Führende deutsche Bildungsforscher verlangen einen revolutionären Umbau des Bildungssystems. Schulen sollten zwar staatlich finanziert, aber von privaten Trägern geleitet werden. Lehrer müssten regelmäßig ihre "Lizenz" durch die Teilnahme an Fortbildungen erneuern.

In einem Gutachten empfiehlt der "Aktionsrat Bildung", dem sieben namhafte Professoren angehören, eine deutlich größere Autonomie der Schulen. Sie sollen selbst verantwortlich sein für Auswahl und Einsatz der Pädagogen, aber auch für ihre leistungsbezogene Bezahlung. Zudem sollen Lehrer grundsätzlich befristet beschäftigt werden.

"Masterplan" für Reformen

Ihre Arbeitsverträge sollen nur nach Teilnahme an Fortbildungen verlängert werden. Lehrpläne und Budgetrahmen müssten jedoch weiter vom Staat vorgegeben werden. Um Migranten und Kinder aus armen Familien besser zu fördern, soll der Staat Zielvereinbarungen mit einzelnen Schulen schließen und erfolgreiche Einrichtungen belohnen.

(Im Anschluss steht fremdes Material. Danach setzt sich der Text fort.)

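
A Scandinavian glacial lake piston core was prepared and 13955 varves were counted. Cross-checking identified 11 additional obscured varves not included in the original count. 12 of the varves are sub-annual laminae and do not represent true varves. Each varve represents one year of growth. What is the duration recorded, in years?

After corrections the count is 13955 − 12 + 11 = 13954 varves.
At one varve per year, that is 13954 years.

13954 yr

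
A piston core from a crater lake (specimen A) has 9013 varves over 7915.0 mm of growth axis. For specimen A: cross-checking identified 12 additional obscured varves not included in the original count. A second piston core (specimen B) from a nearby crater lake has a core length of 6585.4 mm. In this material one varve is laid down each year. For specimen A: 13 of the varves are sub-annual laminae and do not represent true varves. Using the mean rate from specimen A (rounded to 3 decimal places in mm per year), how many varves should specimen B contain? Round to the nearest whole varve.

Specimen A: after corrections the count is 9013 − 13 + 12 = 9012 varves.
A: Extension rate ≈ 7915.0 / 9012 = 0.878 mm per year.
Specimen B: 6585.4 mm / 0.878 mm per year = 7500.46 years ≈ 7500 varves.

7500 varves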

Mit ihrer Expertise, die an diesem Donnerstag öffentlich vorgestellt werden soll, wollen die Experten die Politik zum Handeln zwingen. Es handle sich um einen "Master-Plan" für Reformen, sagte der Vorsitzende des Aktionsrats, der Präsident der Freien Universität Berlin, Dieter Lenzen, der Süddeutschen Zeitung.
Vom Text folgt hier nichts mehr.